E o que a gente faz para ficar bem é melhorar a assistência. E segundo, galgando o passo da assistência, nós devemos buscar então novas tecnologias. A nova tecnologia e pesquisa acaba sendo o passo seguinte.

FH: Mas é necessário investimento para conseguir a tecnologia?
Silvia: Muito mais que investimento, precisamos de boas ideias. Uma coisa importante com esse grupo internacional é que elas têm experiência com novas ideias e conhecem a realidade como a África e a Índia e veem o que pode ser feito em termos de investidores para essa área.
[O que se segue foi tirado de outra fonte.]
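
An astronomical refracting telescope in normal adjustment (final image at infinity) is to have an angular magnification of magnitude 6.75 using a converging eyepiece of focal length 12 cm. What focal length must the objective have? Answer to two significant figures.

|M| = f_obj/|f_eye|, so f_obj = |M| x |f_eye| = 6.75 x 12 = 81.000 cm.

81 cm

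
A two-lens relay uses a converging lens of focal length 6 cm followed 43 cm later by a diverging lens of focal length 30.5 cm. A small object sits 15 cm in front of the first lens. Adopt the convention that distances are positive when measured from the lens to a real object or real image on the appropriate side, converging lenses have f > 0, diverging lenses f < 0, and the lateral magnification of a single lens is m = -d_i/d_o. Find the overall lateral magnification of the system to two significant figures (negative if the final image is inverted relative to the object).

-0.32

Lens 1: 1/d_i1 = 1/f_1 - 1/d_o1 = 1/6 - 1/15 = 0.10000 cm^-1, so d_i1 = 10.000 cm.
m_1 = -(10.000)/15 = -0.6667.
Object distance for lens 2: d_o2 = 43 - 10.000 = 33.000 cm.
Lens 2: 1/d_i2 = 1/f_2 - 1/d_o2 = 1/(-30.5) - 1/(33.000) = -0.06309 cm^-1, so d_i2 = -15.850 cm.
m_2 = -(-15.850)/(33.000) = 0.4803.
Total m = m_1 x m_2 = (-0.6667)(0.4803) = -0.3202.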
FH: Você é membro e representante de entidades importantes na área do câncer infantil, uma delas é um grupo internacional de trabalho na OMS, que discute políticas públicas de prevenção e controle do câncer da criança e do adolescente. Quais são os avanços na área?
Silvia: A discussão de políticas públicas é mergulhar nas áreas de risco, conhecer os fatores de risco para o desenvolvimento do câncer da criança e do adulto. Eu basicamente fico mais sintonizada com o câncer da criança e do adolescente. E um aspecto importante é tentar entender porque o câncer da criança tem um aumento mensurável e o câncer do adolescente, nesses últimos 20 anos, também. E nós temos que entender os fatores de risco. Conhecendo tais fatores podemos trabalhar em políticas de prevenção.

FH: Quando se fala do câncer de adulto, claro são vários tipos, mas os médicos também apontam como causa os fatores externos como: ambiente, vida sedentária, estresse e alimentação e etc. E o câncer infantil, você falou que teve aumento?
Silvia: Esses mesmos fatores estão sendo envolvidos no câncer da criança com uma ênfase na condição de vida do trabalho do pai e da mãe, condições da gravidez, fatores ambientais em termos de disposição a pesticidas e metais pesados. Nós estamos fazendo um esforço para conseguir 1 milhão de crianças em alguns países para nós podemos definir quais são os fatores de risco e daí trabalhar estratégias de prevenção.

FH: Você é pediatra e hoje se aponta muito no setor a falta desse profissional, o que você pensa sobre isso?
Silvia: Eu acho que a medicina ficou muito centrada em procedimentos. Existe uma diminuição do clínico geral e do pediatria geral porque a medicina acabou dando privilégios a especialidade. Então, fica um atendimento fragmentado e muito ligado à produção de exames, porque é onde se paga melhor.

Não se privilegia o raciocínio, se privilegia mais os exames laboratoriais e exames de imagem . Isso faz com que as pessoas foquem nas atividades clinicas que implicam o raciocínio geral e o alicerce no conhecimento geral acabam sem adesão.

E, por isso, a tendência agora no primeiro mundo é não pagar por procedimento, é pagar pela doença em si, porque se você trabalha sem vincular ao procedimento, não paga ultrassom separado ou não paga ressonância separado, paga o pacote. Isso faz com que, no primeiro mundo, na hora de cuidar de, por exemplo, o paciente com leucemia vai ganhar US$ 800. A própria instituição começa a rever quais são os exames realmente necessários. Isso é interessante porque força um raciocínio de custo-benefício de diferentes procedimentos.

FH: E na área oncológica no Brasil, como você avalia a formação dos profissionais. Temos boas escolas ou é necessária especialização fora do País?
Silvia: Não sei falar da área de adulto. Mas na área pediátrica a formação dos profissionais nos grandes centros é uma formação adequada. Mas o que a gente precisa fazer é ajustar essa formação geral com a infraestrutura para o atendimento. Porque se não tiver uma infraestrutura global, onde se congrega tudo no mesmo ambiente, você não vai ter um resultado bom. Porque se eu tenho um indivíduo para fazer uma ressonância, e fica na fila de espera três meses eu vou ter um resultado ruim na avaliação. Ou se para fazer um exame de anatomia patológica ou de genética eu tenho que mandar para outro estado.